Learning to Serve with Love
Brad Sorensen of the Rose Park Seventh Ward in the Salt Lake Rose Park North Stake learned important lessons about service when he was growing up. His elderly neighbor, Sister Sparks, had some health problems, and whenever she worked in her yard, his mother noticed and persuaded him to go over and help. At first he didn’t understand why he had to stop what he was doing to go help his neighbor.
“During those years I spent helping Sister Sparks, I learned that there are two different ways to serve others. The first way was when I felt forced, or compelled, to serve. I learned that this is not a good way to serve. Maybe you say, ‘I’ll do it as fast as I can so I can come back and watch TV.’ But the love for the person you are serving is not present. There is no joy in this kind of service. This is how I was at first.”
But then Brad learned about serving with love. “It came to the point that I would go to her house every week and mow her lawn without being asked. I know this was a big help to her, but it was a big help to me, also.
“I found this to be a much more satisfying way to serve. Serving with love is pure, whole-hearted, and full of unselfish concern for the person you are helping. The feeling of accomplishment and love for the person you served cannot be found in any other way. It is an all-around good feeling.
“My acts of service were nothing big, but they were done with love. If you do an act of service with love for the person you are doing it for, you will be much more satisfied with the results. I learned that it doesn’t matter how big or small a service project is; it is still important.”
Learning to Serve Unselfishly
Sister Lee Vashti, Ma On Shan Ward, Hong Kong Tolo Harbour Stake, learned a similar lesson when the young men and young women in the Hong Kong stakes and their parents gathered to assemble gift packages for elderly single residents of the city. Then they separated into small groups to clean the apartments of the elderly and to spend some time talking with those who live alone and typically have few, if any, visitors.
Lee says, “I felt slightly put off when I first realized that I was assigned to clean someone’s apartment in the unbearably hot and humid Hong Kong weather. What’s more, I was working with another ward’s youth who were almost total strangers to me. Only now do I realize that this service activity was about helping others and not about spending a morning with friends.”

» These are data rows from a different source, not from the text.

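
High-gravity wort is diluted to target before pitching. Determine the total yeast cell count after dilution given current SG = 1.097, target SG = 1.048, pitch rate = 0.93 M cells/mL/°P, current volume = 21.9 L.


V_w = V·((SG_c−1)/(SG_t−1)−1);  °P = 259 − 259/SG_t;  cells = rate·(V+V_w)·°P
V_w = 21.9·((1.097−1)/(1.048−1)−1) = 22.3562
V_final = 21.9 + 22.3562 = 44.2562
°P = 259 − 259/1.048 = 11.8626
cells = 0.93·44.2562·11.8626

488.2444 billion cells


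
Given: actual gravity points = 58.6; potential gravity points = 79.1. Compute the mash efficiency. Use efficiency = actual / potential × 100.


efficiency = 58.6 / 79.1 × 100

74.0834 %


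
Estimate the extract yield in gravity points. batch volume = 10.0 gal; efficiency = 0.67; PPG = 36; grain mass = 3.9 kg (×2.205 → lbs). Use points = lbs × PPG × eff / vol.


lbs = 3.9 × 2.205 = 8.5995
points = 8.5995 × 36 × 0.67 / 10.0

20.7420 points


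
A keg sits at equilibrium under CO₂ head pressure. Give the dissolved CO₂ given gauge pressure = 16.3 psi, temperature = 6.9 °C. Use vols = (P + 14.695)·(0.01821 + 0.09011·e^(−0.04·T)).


vols = (16.3 + 14.695)·(0.01821 + 0.09011·e^(−0.04·6.9))

2.6838 volumes


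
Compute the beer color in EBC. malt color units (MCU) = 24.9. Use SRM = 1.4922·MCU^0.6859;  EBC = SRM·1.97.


SRM = 1.4922·24.9^0.6859 = 13.5357
EBC = 13.5357·1.97

26.6653 EBC


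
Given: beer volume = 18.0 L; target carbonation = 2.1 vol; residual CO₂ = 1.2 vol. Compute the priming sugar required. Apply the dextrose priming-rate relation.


sugar = (target − residual)·4.0·V
sugar = (2.1 − 1.2)·4.0·18.0

64.8000 g


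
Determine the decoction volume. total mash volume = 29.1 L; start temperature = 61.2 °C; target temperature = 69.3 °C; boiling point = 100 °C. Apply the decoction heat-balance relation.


V_dec = V_total·(T_target − T_start)/(T_boil − T_start)
V_dec = 29.1·(69.3 − 61.2)/(100 − 61.2)

6.0750 L


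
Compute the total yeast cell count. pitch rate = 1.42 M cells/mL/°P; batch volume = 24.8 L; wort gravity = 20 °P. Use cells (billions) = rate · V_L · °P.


cells = 1.42 · 24.8 · 20

704.3200 billion cells


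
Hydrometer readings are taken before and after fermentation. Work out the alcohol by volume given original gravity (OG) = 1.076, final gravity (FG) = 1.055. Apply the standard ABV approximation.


ABV = (OG − FG) · 131.25
ABV = (1.076 − 1.055) · 131.25

2.7563 % ABV


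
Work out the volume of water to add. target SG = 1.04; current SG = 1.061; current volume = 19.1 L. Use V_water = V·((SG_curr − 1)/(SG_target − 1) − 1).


V_water = 19.1·((1.061 − 1)/(1.04 − 1) − 1)

10.0275 L


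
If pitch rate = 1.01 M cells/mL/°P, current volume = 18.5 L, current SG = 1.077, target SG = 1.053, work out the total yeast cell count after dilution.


V_w = V·((SG_c−1)/(SG_t−1)−1);  °P = 259 − 259/SG_t;  cells = rate·(V+V_w)·°P
V_w = 18.5·((1.077−1)/(1.053−1)−1) = 8.3774
V_final = 18.5 + 8.3774 = 26.8774
°P = 259 − 259/1.053 = 13.0361
cells = 1.01·26.8774·13.0361

353.8793 billion cells


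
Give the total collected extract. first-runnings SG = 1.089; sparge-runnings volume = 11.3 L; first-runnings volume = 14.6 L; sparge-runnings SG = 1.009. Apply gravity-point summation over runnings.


total = Σ (SG_i − 1)·1000·V_i
first = (1.089 − 1)·1000·14.6 = 1299.4000
sparge = (1.009 − 1)·1000·11.3 = 101.7000
total = 1299.4000 + 101.7000

1401.1000 gravity·L


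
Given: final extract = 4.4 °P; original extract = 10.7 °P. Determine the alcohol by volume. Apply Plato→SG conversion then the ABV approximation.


SG = 259/(259 − P);  ABV = (OG − FG)·131.25
OG = 259/(259 − 10.7) = 1.0431
FG = 259/(259 − 4.4) = 1.0173
ABV = (1.0431 − 1.0173)·131.25

3.3877 % ABV


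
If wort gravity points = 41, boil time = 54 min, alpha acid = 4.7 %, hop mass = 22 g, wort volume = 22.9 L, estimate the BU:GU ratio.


U = 1.65·0.000125^(GP/1000)·(1−e^(−0.04t))/4.15;  IBU = (α/100)·m·U·1000/V;  BU:GU = IBU/GP
U = 1.65·0.000125^(41/1000)·(1−e^(−0.04·54))/4.15 = 0.2433
IBU = (4.7/100)·22·0.2433·1000/22.9 = 10.9870
BU:GU = 10.9870/41

0.2680


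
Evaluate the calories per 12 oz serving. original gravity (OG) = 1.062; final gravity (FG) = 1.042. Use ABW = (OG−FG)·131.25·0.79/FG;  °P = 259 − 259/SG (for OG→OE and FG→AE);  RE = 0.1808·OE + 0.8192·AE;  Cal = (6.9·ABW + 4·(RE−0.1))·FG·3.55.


ABW = (1.062 − 1.042)·131.25·0.79/1.042 = 1.9902
OE = 259 − 259/1.062 = 15.1205 °P
AE = 259 − 259/1.042 = 10.4395 °P
RE = 0.1808·15.1205 + 0.8192·10.4395 = 11.2859 °P
Cal = (6.9·1.9902 + 4·(11.2859−0.1))·1.042·3.55

216.3070 kcal


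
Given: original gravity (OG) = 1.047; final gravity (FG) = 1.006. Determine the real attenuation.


AA = (OG−FG)/(OG−1)·100;  RA = AA·0.8192
AA = (1.047 − 1.006)/(1.047 − 1)·100 = 87.2340
RA = 87.2340·0.8192

71.4621 %


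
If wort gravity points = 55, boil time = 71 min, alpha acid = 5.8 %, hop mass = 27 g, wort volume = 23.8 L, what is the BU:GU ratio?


U = 1.65·0.000125^(GP/1000)·(1−e^(−0.04t))/4.15;  IBU = (α/100)·m·U·1000/V;  BU:GU = IBU/GP
U = 1.65·0.000125^(55/1000)·(1−e^(−0.04·71))/4.15 = 0.2284
IBU = (5.8/100)·27·0.2284·1000/23.8 = 15.0257
BU:GU = 15.0257/55

0.2732


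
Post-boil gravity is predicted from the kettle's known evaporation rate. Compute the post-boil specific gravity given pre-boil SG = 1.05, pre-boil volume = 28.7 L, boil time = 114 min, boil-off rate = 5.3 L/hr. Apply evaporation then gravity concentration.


V_post = V_pre − rate·(t/60);  SG_post = 1 + (SG_pre−1)·V_pre/V_post
V_post = 28.7 − 5.3·(114/60) = 18.6300
SG_post = 1 + (1.05 − 1)·28.7/18.6300

1.0770


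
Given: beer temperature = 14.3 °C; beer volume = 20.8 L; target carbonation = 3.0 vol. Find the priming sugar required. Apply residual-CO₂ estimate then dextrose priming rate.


residual = 14.695·(0.01821 + 0.09011·e^(−0.04·T));  sugar = (target − residual)·4.0·V
residual = 14.695·(0.01821 + 0.09011·e^(−0.04·14.3)) = 1.0149
sugar = (3.0 − 1.0149)·4.0·20.8

165.1562 g


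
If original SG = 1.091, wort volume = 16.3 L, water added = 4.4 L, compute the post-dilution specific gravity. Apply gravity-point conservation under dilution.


SG_new = 1 + (SG_old − 1)·V_old/(V_old + V_water)
pts = (1.091 − 1)·1000·16.3/(16.3 + 4.4) = 71.6570
SG_new = 1 + 71.6570/1000

1.0717


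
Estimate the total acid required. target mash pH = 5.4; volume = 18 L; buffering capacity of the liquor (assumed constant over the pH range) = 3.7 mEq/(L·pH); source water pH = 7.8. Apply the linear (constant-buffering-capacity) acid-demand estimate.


acid = buffering capacity · (pH_source − pH_target) · V
acid = 3.7 · (7.8 − 5.4) · 18

159.8400 mEq


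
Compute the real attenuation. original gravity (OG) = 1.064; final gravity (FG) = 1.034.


AA = (OG−FG)/(OG−1)·100;  RA = AA·0.8192
AA = (1.064 − 1.034)/(1.064 − 1)·100 = 46.8750
RA = 46.8750·0.8192

38.4000 %


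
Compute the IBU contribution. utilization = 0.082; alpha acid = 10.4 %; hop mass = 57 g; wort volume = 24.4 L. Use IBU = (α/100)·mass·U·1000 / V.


IBU = (10.4/100)·57·0.082·1000 / 24.4

19.9220 IBU


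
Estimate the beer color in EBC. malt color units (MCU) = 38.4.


SRM = 1.4922·MCU^0.6859;  EBC = SRM·1.97
SRM = 1.4922·38.4^0.6859 = 18.2188
EBC = 18.2188·1.97

35.8910 EBC


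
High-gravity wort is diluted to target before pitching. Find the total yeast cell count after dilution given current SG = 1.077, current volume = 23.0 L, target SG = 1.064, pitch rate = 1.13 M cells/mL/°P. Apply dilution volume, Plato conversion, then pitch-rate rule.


V_w = V·((SG_c−1)/(SG_t−1)−1);  °P = 259 − 259/SG_t;  cells = rate·(V+V_w)·°P
V_w = 23.0·((1.077−1)/(1.064−1)−1) = 4.6719
V_final = 23.0 + 4.6719 = 27.6719
°P = 259 − 259/1.064 = 15.5789
cells = 1.13·27.6719·15.5789

487.1415 billion cells


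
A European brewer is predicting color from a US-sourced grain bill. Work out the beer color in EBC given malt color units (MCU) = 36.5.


SRM = 1.4922·MCU^0.6859;  EBC = SRM·1.97
SRM = 1.4922·36.5^0.6859 = 17.5956
EBC = 17.5956·1.97

34.6633 EBC


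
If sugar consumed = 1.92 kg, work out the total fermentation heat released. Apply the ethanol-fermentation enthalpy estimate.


Q = m_sugar · 590 kJ/kg
Q = 1.92 · 590

1132.8000 kJ


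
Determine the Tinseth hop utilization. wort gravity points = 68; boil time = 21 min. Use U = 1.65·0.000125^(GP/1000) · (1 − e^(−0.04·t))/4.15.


bigness = 1.65·0.000125^(68/1000) = 0.8955
boil_factor = (1 − e^(−0.04·21))/4.15 = 0.1369
U = 0.8955 · 0.1369

0.1226


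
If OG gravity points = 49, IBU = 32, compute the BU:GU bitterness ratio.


BU:GU = IBU / OG_points
BU:GU = 32 / 49

0.6531


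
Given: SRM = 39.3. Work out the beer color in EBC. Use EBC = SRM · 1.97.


EBC = 39.3 · 1.97

77.4210 EBC


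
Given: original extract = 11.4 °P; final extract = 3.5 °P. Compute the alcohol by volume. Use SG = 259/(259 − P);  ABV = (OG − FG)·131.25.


OG = 259/(259 − 11.4) = 1.0460
FG = 259/(259 − 3.5) = 1.0137
ABV = (1.0460 − 1.0137)·131.25

4.2451 % ABV


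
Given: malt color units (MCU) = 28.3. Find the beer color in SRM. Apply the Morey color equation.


SRM = 1.4922 · MCU^0.6859
SRM = 1.4922 · 28.3^0.6859

14.7777 SRM


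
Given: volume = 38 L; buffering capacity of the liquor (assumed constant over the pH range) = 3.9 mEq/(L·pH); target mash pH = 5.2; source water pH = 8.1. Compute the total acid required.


acid = buffering capacity · (pH_source − pH_target) · V
acid = 3.9 · (8.1 − 5.2) · 38

429.7800 mEq


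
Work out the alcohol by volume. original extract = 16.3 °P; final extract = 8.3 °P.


SG = 259/(259 − P);  ABV = (OG − FG)·131.25
OG = 259/(259 − 16.3) = 1.0672
FG = 259/(259 − 8.3) = 1.0331
ABV = (1.0672 − 1.0331)·131.25

4.4696 % ABV


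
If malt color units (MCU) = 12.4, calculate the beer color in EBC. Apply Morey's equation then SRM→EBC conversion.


SRM = 1.4922·MCU^0.6859;  EBC = SRM·1.97
SRM = 1.4922·12.4^0.6859 = 8.3908
EBC = 8.3908·1.97

16.5299 EBC


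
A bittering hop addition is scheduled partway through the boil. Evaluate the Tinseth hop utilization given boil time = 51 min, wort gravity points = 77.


U = 1.65·0.000125^(GP/1000) · (1 − e^(−0.04·t))/4.15
bigness = 1.65·0.000125^(77/1000) = 0.8259
boil_factor = (1 − e^(−0.04·51))/4.15 = 0.2096
U = 0.8259 · 0.2096

0.1731


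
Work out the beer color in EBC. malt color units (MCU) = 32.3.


SRM = 1.4922·MCU^0.6859;  EBC = SRM·1.97
SRM = 1.4922·32.3^0.6859 = 16.1804
EBC = 16.1804·1.97

31.8754 EBC


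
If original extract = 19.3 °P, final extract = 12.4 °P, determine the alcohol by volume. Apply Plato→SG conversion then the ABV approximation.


SG = 259/(259 − P);  ABV = (OG − FG)·131.25
OG = 259/(259 − 19.3) = 1.0805
FG = 259/(259 − 12.4) = 1.0503
ABV = (1.0805 − 1.0503)·131.25

3.9681 % ABV


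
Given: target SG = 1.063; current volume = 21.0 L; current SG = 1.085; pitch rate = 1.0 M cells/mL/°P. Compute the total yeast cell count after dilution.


V_w = V·((SG_c−1)/(SG_t−1)−1);  °P = 259 − 259/SG_t;  cells = rate·(V+V_w)·°P
V_w = 21.0·((1.085−1)/(1.063−1)−1) = 7.3333
V_final = 21.0 + 7.3333 = 28.3333
°P = 259 − 259/1.063 = 15.3500
cells = 1.0·28.3333·15.3500

434.9153 billion cells


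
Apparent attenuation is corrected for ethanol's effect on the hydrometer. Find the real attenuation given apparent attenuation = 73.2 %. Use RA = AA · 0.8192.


RA = 73.2 · 0.8192

59.9654 %


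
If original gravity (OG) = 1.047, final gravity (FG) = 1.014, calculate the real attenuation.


AA = (OG−FG)/(OG−1)·100;  RA = AA·0.8192
AA = (1.047 − 1.014)/(1.047 − 1)·100 = 70.2128
RA = 70.2128·0.8192

57.5183 %


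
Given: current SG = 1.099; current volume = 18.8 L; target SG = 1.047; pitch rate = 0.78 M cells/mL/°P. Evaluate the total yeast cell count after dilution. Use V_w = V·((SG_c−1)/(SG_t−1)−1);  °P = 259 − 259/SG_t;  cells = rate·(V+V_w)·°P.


V_w = 18.8·((1.099−1)/(1.047−1)−1) = 20.8000
V_final = 18.8 + 20.8000 = 39.6000
°P = 259 − 259/1.047 = 11.6266
cells = 0.78·39.6000·11.6266

359.1209 billion cells


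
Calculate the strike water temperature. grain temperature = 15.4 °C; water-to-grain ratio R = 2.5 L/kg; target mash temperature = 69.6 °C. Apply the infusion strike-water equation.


T_strike = (0.41/R)·(T_mash − T_grain) + T_mash
T_strike = (0.41/2.5)·(69.6 − 15.4) + 69.6

78.4888 °C


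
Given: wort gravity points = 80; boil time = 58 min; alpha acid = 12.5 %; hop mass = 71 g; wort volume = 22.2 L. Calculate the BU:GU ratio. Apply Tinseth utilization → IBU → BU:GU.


U = 1.65·0.000125^(GP/1000)·(1−e^(−0.04t))/4.15;  IBU = (α/100)·m·U·1000/V;  BU:GU = IBU/GP
U = 1.65·0.000125^(80/1000)·(1−e^(−0.04·58))/4.15 = 0.1747
IBU = (12.5/100)·71·0.1747·1000/22.2 = 69.8359
BU:GU = 69.8359/80

0.8729


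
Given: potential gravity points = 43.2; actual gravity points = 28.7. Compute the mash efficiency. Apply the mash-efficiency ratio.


efficiency = actual / potential × 100
efficiency = 28.7 / 43.2 × 100

66.4352 %


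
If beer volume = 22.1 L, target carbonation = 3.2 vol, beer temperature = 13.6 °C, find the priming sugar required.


residual = 14.695·(0.01821 + 0.09011·e^(−0.04·T));  sugar = (target − residual)·4.0·V
residual = 14.695·(0.01821 + 0.09011·e^(−0.04·13.6)) = 1.0362
sugar = (3.2 − 1.0362)·4.0·22.1

191.2825 g


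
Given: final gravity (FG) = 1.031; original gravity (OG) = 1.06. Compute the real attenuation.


AA = (OG−FG)/(OG−1)·100;  RA = AA·0.8192
AA = (1.06 − 1.031)/(1.06 − 1)·100 = 48.3333
RA = 48.3333·0.8192

39.5947 %


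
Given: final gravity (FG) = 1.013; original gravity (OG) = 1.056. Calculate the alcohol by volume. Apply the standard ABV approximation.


ABV = (OG − FG) · 131.25
ABV = (1.056 − 1.013) · 131.25

5.6438 % ABV


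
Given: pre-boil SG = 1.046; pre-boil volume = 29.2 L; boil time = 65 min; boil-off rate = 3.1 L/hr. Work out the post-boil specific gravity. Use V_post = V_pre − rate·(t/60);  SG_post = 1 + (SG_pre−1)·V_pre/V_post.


V_post = 29.2 − 3.1·(65/60) = 25.8417
SG_post = 1 + (1.046 − 1)·29.2/25.8417

1.0520


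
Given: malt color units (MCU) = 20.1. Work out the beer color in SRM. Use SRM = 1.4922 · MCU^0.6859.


SRM = 1.4922 · 20.1^0.6859

11.6866 SRM


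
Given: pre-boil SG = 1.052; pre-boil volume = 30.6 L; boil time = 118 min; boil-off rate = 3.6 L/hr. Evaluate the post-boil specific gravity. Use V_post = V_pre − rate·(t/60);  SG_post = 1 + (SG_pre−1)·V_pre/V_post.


V_post = 30.6 − 3.6·(118/60) = 23.5200
SG_post = 1 + (1.052 − 1)·30.6/23.5200

1.0677


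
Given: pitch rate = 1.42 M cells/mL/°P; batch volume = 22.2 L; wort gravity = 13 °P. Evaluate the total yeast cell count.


cells (billions) = rate · V_L · °P
cells = 1.42 · 22.2 · 13

409.8120 billion cells


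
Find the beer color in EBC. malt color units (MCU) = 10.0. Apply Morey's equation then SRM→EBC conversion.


SRM = 1.4922·MCU^0.6859;  EBC = SRM·1.97
SRM = 1.4922·10.0^0.6859 = 7.2398
EBC = 7.2398·1.97

14.2624 EBC


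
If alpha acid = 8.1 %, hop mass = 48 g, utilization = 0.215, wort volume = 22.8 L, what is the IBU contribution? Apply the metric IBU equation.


IBU = (α/100)·mass·U·1000 / V
IBU = (8.1/100)·48·0.215·1000 / 22.8

36.6632 IBU


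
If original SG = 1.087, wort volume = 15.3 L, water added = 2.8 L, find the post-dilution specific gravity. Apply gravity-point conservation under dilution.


SG_new = 1 + (SG_old − 1)·V_old/(V_old + V_water)
pts = (1.087 − 1)·1000·15.3/(15.3 + 2.8) = 73.5414
SG_new = 1 + 73.5414/1000

1.0735


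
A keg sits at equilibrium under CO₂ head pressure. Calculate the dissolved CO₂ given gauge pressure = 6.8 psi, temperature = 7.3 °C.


vols = (P + 14.695)·(0.01821 + 0.09011·e^(−0.04·T))
vols = (6.8 + 14.695)·(0.01821 + 0.09011·e^(−0.04·7.3))

1.8379 volumes


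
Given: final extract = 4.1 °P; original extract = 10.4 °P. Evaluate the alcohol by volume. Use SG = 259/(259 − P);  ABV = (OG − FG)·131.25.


OG = 259/(259 − 10.4) = 1.0418
FG = 259/(259 − 4.1) = 1.0161
ABV = (1.0418 − 1.0161)·131.25

3.3796 % ABV


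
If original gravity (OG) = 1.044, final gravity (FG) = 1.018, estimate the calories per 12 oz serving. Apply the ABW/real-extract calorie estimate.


ABW = (OG−FG)·131.25·0.79/FG;  °P = 259 − 259/SG (for OG→OE and FG→AE);  RE = 0.1808·OE + 0.8192·AE;  Cal = (6.9·ABW + 4·(RE−0.1))·FG·3.55
ABW = (1.044 − 1.018)·131.25·0.79/1.018 = 2.6482
OE = 259 − 259/1.044 = 10.9157 °P
AE = 259 − 259/1.018 = 4.5796 °P
RE = 0.1808·10.9157 + 0.8192·4.5796 = 5.7251 °P
Cal = (6.9·2.6482 + 4·(5.7251−0.1))·1.018·3.55

147.3503 kcal


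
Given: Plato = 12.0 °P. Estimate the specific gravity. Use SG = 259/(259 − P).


SG = 259/(259 − 12.0)

1.0486


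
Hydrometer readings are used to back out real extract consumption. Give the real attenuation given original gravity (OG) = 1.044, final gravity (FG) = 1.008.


AA = (OG−FG)/(OG−1)·100;  RA = AA·0.8192
AA = (1.044 − 1.008)/(1.044 − 1)·100 = 81.8182
RA = 81.8182·0.8192

67.0255 %


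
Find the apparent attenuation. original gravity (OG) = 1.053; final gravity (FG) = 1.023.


AA = (OG − FG)/(OG − 1) · 100
AA = (1.053 − 1.023)/(1.053 − 1) · 100

56.6038 %


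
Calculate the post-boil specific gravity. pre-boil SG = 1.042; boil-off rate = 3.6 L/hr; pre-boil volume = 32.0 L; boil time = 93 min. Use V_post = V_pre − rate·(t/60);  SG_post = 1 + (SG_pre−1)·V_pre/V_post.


V_post = 32.0 − 3.6·(93/60) = 26.4200
SG_post = 1 + (1.042 − 1)·32.0/26.4200

1.0509


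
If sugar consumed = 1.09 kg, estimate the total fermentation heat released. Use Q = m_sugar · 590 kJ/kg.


Q = 1.09 · 590

643.1000 kJ


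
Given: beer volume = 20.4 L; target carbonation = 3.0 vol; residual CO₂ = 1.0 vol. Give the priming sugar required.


sugar = (target − residual)·4.0·V
sugar = (3.0 − 1.0)·4.0·20.4

163.2000 g


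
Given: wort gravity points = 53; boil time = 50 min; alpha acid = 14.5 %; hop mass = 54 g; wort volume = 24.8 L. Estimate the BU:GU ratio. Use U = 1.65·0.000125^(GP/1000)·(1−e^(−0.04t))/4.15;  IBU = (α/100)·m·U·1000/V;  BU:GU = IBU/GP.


U = 1.65·0.000125^(53/1000)·(1−e^(−0.04·50))/4.15 = 0.2135
IBU = (14.5/100)·54·0.2135·1000/24.8 = 67.4109
BU:GU = 67.4109/53

1.2719


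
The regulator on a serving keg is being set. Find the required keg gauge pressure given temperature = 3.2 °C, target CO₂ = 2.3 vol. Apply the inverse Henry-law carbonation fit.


psi = vols/(0.01821 + 0.09011·e^(−0.04·T)) − 14.695
psi = 2.3/(0.01821 + 0.09011·e^(−0.04·3.2)) − 14.695

8.8963 psi


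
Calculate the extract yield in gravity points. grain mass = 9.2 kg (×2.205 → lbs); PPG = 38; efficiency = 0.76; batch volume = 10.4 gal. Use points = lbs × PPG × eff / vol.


lbs = 9.2 × 2.205 = 20.2860
points = 20.2860 × 38 × 0.76 / 10.4

56.3327 points


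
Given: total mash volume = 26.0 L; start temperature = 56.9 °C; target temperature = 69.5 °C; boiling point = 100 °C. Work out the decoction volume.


V_dec = V_total·(T_target − T_start)/(T_boil − T_start)
V_dec = 26.0·(69.5 − 56.9)/(100 − 56.9)

7.6009 L


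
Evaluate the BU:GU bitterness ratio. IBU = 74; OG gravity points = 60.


BU:GU = IBU / OG_points
BU:GU = 74 / 60

1.2333


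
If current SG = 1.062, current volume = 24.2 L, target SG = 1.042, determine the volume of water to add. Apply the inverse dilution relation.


V_water = V·((SG_curr − 1)/(SG_target − 1) − 1)
V_water = 24.2·((1.062 − 1)/(1.042 − 1) − 1)

11.5238 L


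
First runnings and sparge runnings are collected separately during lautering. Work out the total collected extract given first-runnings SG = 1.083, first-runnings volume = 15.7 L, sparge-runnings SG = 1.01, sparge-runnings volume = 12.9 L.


total = Σ (SG_i − 1)·1000·V_i
first = (1.083 − 1)·1000·15.7 = 1303.1000
sparge = (1.01 − 1)·1000·12.9 = 129.0000
total = 1303.1000 + 129.0000

1432.1000 gravity·L


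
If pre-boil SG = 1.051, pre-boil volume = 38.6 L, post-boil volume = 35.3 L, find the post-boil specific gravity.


SG_post = 1 + (SG_pre − 1)·V_pre/V_post
pts_pre = (1.051 − 1)·1000 = 51.0000
pts_post = 51.0000·38.6/35.3 = 55.7677
SG_post = 1 + 55.7677/1000

1.0558


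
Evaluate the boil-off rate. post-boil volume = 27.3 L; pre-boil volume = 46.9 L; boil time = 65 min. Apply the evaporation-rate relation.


rate = (V_pre − V_post) / (t_min/60)
rate = (46.9 − 27.3) / (65/60)

18.0923 L/hr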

As she helped clean the apartment and spent some time visiting, she gained firsthand knowledge of how important it is to give time and attention to someone who appreciates the chance to visit.
She says, “The senior’s house was well organized, and everything had its own place in the small apartment: a long bench off to the side of the wall with a small TV right across from it and a bunk bed in the corner of the room. There wasn’t much for my group to do, but we still wiped the top of the walls and the lights, and visited with our senior friend. I gained a valuable lesson about my attitude. This was not about me. This was about forgetting my wants and going to help another. Once I understood this simple concept, I realized that I had had fun—even without my friends. Not only had I given service to someone, but I also had made new friends.”